«Сибирские хайку» — светлый рассказ о зловещих депортациях
Графическая новелла «Сибирские хайку» (Sibiro Haiku), признанная в Литве в 2018 году лучшей книгой для детей и удостоившаяся зарубежных наград, вышла в 2022 году также на чешском языке в издательстве Аrgo. Написала книгу, которую сегодня читают уже во многих странах, включая Японию, Юрга Виле. В марте автор представила ее и в Праге.
Мы беседовали с Юргой Виле об опыте депортированных советской властью детей, уроках Сибири, книгах, которые кричат. О том, как влияет война в Украине на восприятие сегодняшних литовских школьников, сотрудничестве с комиксистом Линой Итагаки. Благодаря Лине слова обрели плоть и на страницах книги на равных с людьми живут души их близких...
Свяжи мне шарф — обратный путь на родину...
«Сибирские хайку» — светлый рассказ об одной из самых зловещих глав истории Литвы, поведанный глазами ребенка. Книга была переведена на 13 языков, в том числе на русский. Если открыть комикс, иллюстрированный Линой Итагаки, наугад, может случиться, что первым вам попадется нежный эпизод, посвящающий в нерушимость дружеских уз главного героя Альгюкаса с мертвым гусем Мартином, или в трогательные письма, которые пишут своим близким дети-сибирские ссыльные. Но вот уже над ними вырастает зловещая тень Картофельщика, одного из конвоиров, сторожащих чужаков, говорящих на непонятном языке. Надзирателей, смотрящих на них как на падаль, немчуру, вражеский элемент. Фашистами и паразитами обзывают маленьких литовцев и местные русские ребята, Лева, Вова и Жора, которых пытается вразумить добрая тетя Маргарета. Картинки двигаются, соединяясь в согревающий шарф надежды, который вяжет Даля — он превращается в обратный путь на родину, куда депортированные дети однажды вернутся поездом сирот.
Книга создана для детей старшего возраста, однако им, скорее всего, потребуется помощь родителей в освоении взаимосвязей, немыслимых в сегодняшней Европе. Или вновь мыслимых, если посмотреть в сторону многострадальной Украины, откуда силой вывозят детей на «перевоспитание» в российских учреждениях, утверждая, что их спасают?
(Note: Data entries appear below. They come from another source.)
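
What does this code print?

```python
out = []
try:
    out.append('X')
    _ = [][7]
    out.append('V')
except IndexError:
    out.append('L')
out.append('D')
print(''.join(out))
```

Execution trace: 'X' (try body) → 'L' (except IndexError) → 'D' (after the try/except). Output: XLD

Answer: XLD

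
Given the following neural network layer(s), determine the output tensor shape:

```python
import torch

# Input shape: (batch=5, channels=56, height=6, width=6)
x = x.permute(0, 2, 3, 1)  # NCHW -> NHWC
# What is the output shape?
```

Input: (5, 56, 6, 6) -> Output: (5, 6, 6, 56)

Answer: (5, 6, 6, 56)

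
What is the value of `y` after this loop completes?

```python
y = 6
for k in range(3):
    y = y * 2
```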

Кого и от чего спасали в начале 1940-х лет в Литве и в соседних янтарных странах, когда их население загружали в вагоны для скота, увозя за тысячи километров от родных яблонь, костелов и домов, обращаясь с недобровольными пассажирами так, что многие старики и дети так и не добрались до нового места жительства? До бараков, тьму которых их земляки будут разделять долгие годы с вездесущими тараканами и вшами.
«Я — Альгис, но чаще меня называют Альгюкас. Я всегда мечтал путешествовать. Вот только случилось это совсем не так, как я себе представлял. На рассвете 14 июня 1941 года к нам в дом ворвались солдаты и приказали собираться в дорогу. Покидая родную Литву, мы не знали, что впереди нас ждут тяжелая работа, голод и злющие кусачие паразиты в холодном бараке в Сибири. Как сложится здесь наша жизнь? Папа учил нас замечать чудеса мира, поддерживать друг друга. И мы стараемся: организуем хор "Яблоки", учимся играть на музыкальных инструментах и даже влюбляемся. И не перестаём надеяться на возвращение домой».
Маленьким хористам, сопровождаемым взрослыми, велено выступить на концерте, для чего им предстоит добираться по морозу километров десять. До места назначения они так и не дойдут, не узнав и вкуса обещанных им пельменей. Их застанет пурга, и те, кто чудом не замерз в сугробах, будут смотреть, как бросает озлобленный конвоир окоченевшие тела их друзей в прорубь. Оттуда их лица через стекло льда навсегда будут высвечиваться в памяти ссыльных.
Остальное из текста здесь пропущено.